Die Streusiedlung Mehlmeisel liegt im Naturpark Fichtelgebirge am Oberlauf der Fichtelnaab in einem Talkessel südöstlich des Ochsenkopfs.

Gemeindegliederung

Es gibt 10 Gemeindeteile (in Klammern ist der Siedlungstyp angegeben):[3][4]

  • Erllohe (Dorf)
  • Fischlohe (Einöde)
  • Hüttstadl (Einöde)
  • Klausenhäusl (Einöde)
  • Mehlmeisel (Pfarrdorf)
  • Mitterlind (Dorf)
  • Neugrün (Dorf)
  • Oberlind (Weiler)
  • Richardsfeld (Dorf)
  • Unterlind (Kirchdorf)

Es gibt die Gemarkungen Mehlmeisel und Neugrün.

Nachbargemeinden

Angrenzende Gemeinden und Gemeindefreie Gebiete sind:

Fichtelberg Gemeindefreies Gebiet Fichtelberg
Gemeindefreies Gebiet Fichtelberg Kompassrose, die auf Nachbargemeinden zeigt Nagel
(Landkreis Wunsiedel im Fichtelgebirge)
Brand
(Landkreis Tirschenreuth/Oberpfalz)

Geschichte

Mittelalter

Der Ort wurde am Sonntag Invocavit 1283 erstmals urkundlich erwähnt, in einer zu Regensburg ausgestellten Verkaufsurkunde[5], die die Übertragung von Leuchtenbergischen Ländereien um Waldeck an Herzog Ludwig den Strengen dokumentierte:

„silvam welmvzels dimidiam, ad quam pertinent sex ville“

Übersetzung: Der Wald des Welmysl, zu welchem sechs Villen gehören.

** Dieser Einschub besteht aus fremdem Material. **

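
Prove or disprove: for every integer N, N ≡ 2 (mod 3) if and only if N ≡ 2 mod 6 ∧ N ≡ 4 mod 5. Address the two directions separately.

[⇒] This fails: N = 2 gives 2 ≡ 2 (mod 3) but 2 ≡ 2 (mod 5), so the conjunction on the right does not hold.

[⇐] Conversely, if N ≡ 2 (mod 6) and N ≡ 4 (mod 5), then by the Chinese remainder theorem N ≡ 14 (mod 30). Since 14 ≡ 2 (mod 3) and 3 ∣ 30, we get N ≡ 2 (mod 3).

The forward direction fails; the converse holds.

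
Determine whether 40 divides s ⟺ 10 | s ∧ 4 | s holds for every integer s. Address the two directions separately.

[⇒] If 40 ∣ s, write s = 40q. Since 40 = 4·10, s = 10·(4q), so 10 ∣ s; and since 40 = 10·4, s = 4·(10q), so 4 ∣ s.

[⇐] This fails: take s = 20. Both 10 ∣ 20 and 4 ∣ 20, yet 20 is not a multiple of 40 (since 20 = 0·40 + 20), so 40 ∤ 20.

Only the forward implication holds.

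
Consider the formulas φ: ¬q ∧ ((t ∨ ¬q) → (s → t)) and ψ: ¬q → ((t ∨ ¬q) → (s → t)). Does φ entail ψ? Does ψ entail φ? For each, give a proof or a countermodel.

The forward direction holds; the converse fails.

(→) Assume the antecedent. If t is true, ¬q → ((t ∨ ¬q) → (s → t)) reduces to true regardless of the other variables. If t is false, the antecedent forces (q = F, t = F, s = F), and ¬q → ((t ∨ ¬q) → (s → t)) holds there. Either way ¬q → ((t ∨ ¬q) → (s → t)) holds.

(←) This fails. Under q = T, t = F, s = F, the left side is false but the right side is true.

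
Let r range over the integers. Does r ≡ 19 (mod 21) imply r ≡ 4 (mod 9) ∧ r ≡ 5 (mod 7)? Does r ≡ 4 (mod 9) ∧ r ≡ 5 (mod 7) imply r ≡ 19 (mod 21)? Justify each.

(⟹) This fails: r = 19 gives 19 ≡ 19 (mod 21) but 19 ≡ 1 (mod 9), so the conjunction on the right does not hold.

(⟸) Conversely, if r ≡ 4 (mod 9) and r ≡ 5 (mod 7), then by the Chinese remainder theorem r ≡ 40 (mod 63). Since 40 ≡ 19 (mod 21) and 21 ∣ 63, we get r ≡ 19 (mod 21).

(⇒) fails; (⇐) holds.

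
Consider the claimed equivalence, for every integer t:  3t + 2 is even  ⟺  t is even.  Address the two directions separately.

(→) Suppose 3t + 2 is even. Since 3 is odd, 3t and t have the same parity, so 3t + 2 ≡ t + 2 (mod 2). As 2 is even, 3t + 2 is even exactly when t is even. Thus t is even.

(←) Conversely, suppose t is even; write t = 2j. Then 3t + 2 = 3·(2j) + 2 = 2·3j + 2, which is even.

Both directions hold.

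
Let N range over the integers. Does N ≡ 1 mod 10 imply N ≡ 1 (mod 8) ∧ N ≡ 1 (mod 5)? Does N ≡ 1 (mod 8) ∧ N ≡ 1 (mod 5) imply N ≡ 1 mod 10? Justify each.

[⇒] This fails: N = 11 gives 11 ≡ 1 (mod 10) but 11 ≡ 3 (mod 8), so the conjunction on the right does not hold.

[⇐] Conversely, if N ≡ 1 (mod 8) and N ≡ 1 (mod 5), then by the Chinese remainder theorem N ≡ 1 (mod 40). Since 1 ≡ 1 (mod 10) and 10 ∣ 40, we get N ≡ 1 (mod 10).

Only the reverse direction holds.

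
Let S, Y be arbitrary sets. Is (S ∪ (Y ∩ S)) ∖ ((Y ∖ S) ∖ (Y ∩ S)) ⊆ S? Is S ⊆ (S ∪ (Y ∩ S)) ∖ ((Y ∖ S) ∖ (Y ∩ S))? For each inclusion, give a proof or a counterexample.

(⟹) Let x ∈ (S ∪ (Y ∩ S)) ∖ ((Y ∖ S) ∖ (Y ∩ S)). Then either x ∈ S and x ∉ Y; or x ∈ S ∩ Y. In each case x ∈ S, so (S ∪ (Y ∩ S)) ∖ ((Y ∖ S) ∖ (Y ∩ S)) ⊆ S.

(⟸) Let x ∈ S. Then either x ∈ S and x ∉ Y; or x ∈ S ∩ Y. In each case x ∈ (S ∪ (Y ∩ S)) ∖ ((Y ∖ S) ∖ (Y ∩ S)), so S ⊆ (S ∪ (Y ∩ S)) ∖ ((Y ∖ S) ∖ (Y ∩ S)).

Both inclusions hold; the sets are equal.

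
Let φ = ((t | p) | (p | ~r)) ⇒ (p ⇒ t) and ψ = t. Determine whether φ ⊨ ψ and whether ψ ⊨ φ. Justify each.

Only the reverse direction holds.

Forward direction. This fails. Under r = F, p = F, t = F, the left side is true but the right side is false.

Converse. Assume the antecedent. If r is true, the antecedent forces (r = T, p = F, t = T) or (r = T, p = T, t = T), and ((t | p) | (p | ~r)) ⇒ (p ⇒ t) holds there. If r is false, the antecedent forces (r = F, p = F, t = T) or (r = F, p = T, t = T), and ((t | p) | (p | ~r)) ⇒ (p ⇒ t) holds there. Either way ((t | p) | (p | ~r)) ⇒ (p ⇒ t) holds.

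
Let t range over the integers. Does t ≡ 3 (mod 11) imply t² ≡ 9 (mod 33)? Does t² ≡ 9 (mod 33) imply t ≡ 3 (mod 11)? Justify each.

(→) This fails: take t = 14. Then 14 ≡ 3 (mod 11), but 14² = 196 ≡ 31 (mod 33), not 9.

(←) This fails: take t = 30. Then 30² = 900 ≡ 9 (mod 33), yet 30 ≡ 8 (mod 11), not 3.

Neither direction holds.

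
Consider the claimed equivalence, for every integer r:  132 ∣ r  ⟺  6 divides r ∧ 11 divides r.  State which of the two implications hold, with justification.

Only the forward implication holds.

(⇒) If 132 ∣ r, write r = 132q. Since 132 = 22·6, r = 6·(22q), so 6 ∣ r; and since 132 = 12·11, r = 11·(12q), so 11 ∣ r.

(⇐) This fails: take r = 66. Both 6 ∣ 66 and 11 ∣ 66, yet 66 is not a multiple of 132 (since 66 = 0·132 + 66), so 132 ∤ 66.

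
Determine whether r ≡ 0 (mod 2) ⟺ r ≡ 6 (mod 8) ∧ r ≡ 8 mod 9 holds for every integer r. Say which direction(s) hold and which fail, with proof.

Not equivalent: only (⇐) holds.

(→) This fails: r = 0 gives 0 ≡ 0 (mod 2) but 0 ≡ 0 (mod 8), so the conjunction on the right does not hold.

(←) Conversely, if r ≡ 6 (mod 8) and r ≡ 8 (mod 9), then by the Chinese remainder theorem r ≡ 62 (mod 72). Since 62 ≡ 0 (mod 2) and 2 ∣ 72, we get r ≡ 0 (mod 2).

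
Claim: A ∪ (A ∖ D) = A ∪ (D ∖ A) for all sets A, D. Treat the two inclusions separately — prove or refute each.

(⊆) holds; (⊇) fails.

(⊇) This inclusion fails. Take A = ∅, D = {1}; then 1 ∈ A ∪ (D ∖ A) but 1 ∉ A ∪ (A ∖ D).

(⊆) Let x ∈ A ∪ (A ∖ D). Then either x ∈ A and x ∉ D; or x ∈ A ∩ D. In each case x ∈ A ∪ (D ∖ A), so A ∪ (A ∖ D) ⊆ A ∪ (D ∖ A).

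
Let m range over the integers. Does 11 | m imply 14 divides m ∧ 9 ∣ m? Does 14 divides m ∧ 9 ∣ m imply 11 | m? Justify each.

Both directions fail.

Forward direction. This fails: take m = 11. Certainly 11 ∣ 11, but 14 ∤ 11.

Converse. This fails: take m = 126. Both 14 ∣ 126 and 9 ∣ 126, yet 126 is not a multiple of 11 (since 126 = 11·11 + 5), so 11 ∤ 126.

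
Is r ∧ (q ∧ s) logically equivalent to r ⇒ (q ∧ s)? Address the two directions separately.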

Der geheimnisvolle slawische Lokator „Welmysl“ oder „Velemysl“ ist historisch ansonsten nicht fassbar. Im Salbuch Herzog Ludwigs um das Jahr 1285[6] nimmt die Gegend der sechs Villen eine Sonderstellung ein, denn sie war frei von Abgaben und besaß alte Rechte, die wohl Jahrhunderte zurück reichten:

„Item silva welmvzels dimidia ad quam pertinent sex ville et alia multa jura tam in apibus quam in aliis accidentiis“

Übersetzung: Der Wald des Welmysl zur Hälfte, zu dem sechs Villen gehören und vielerlei Rechte, sowohl hinsichtlich Bienen als auch anderer Angelegenheiten.

Die alten Rechte verweisen vermutlich auf Bergbau, Wasser- und Waldnutzung. Auch alter Kirchenzehnt scheint wahrscheinlich, da eine Pfarrei „Welmawsels“ schon 1385 belegt werden kann.[7] Honiggewinnung durch Bienenbeuten (Zeidlerei) bleibt über Jahrhunderte bedeutsam, wie eine Urkunde des Zeidlers Künzel Mülner aus dem Jahr 1435 belegt: Sein Vater, Ott Müller selig vom Melmewssels, habe die Zeidelweide auf dem Oberen Forst 80 Jahre innegehabt.[8]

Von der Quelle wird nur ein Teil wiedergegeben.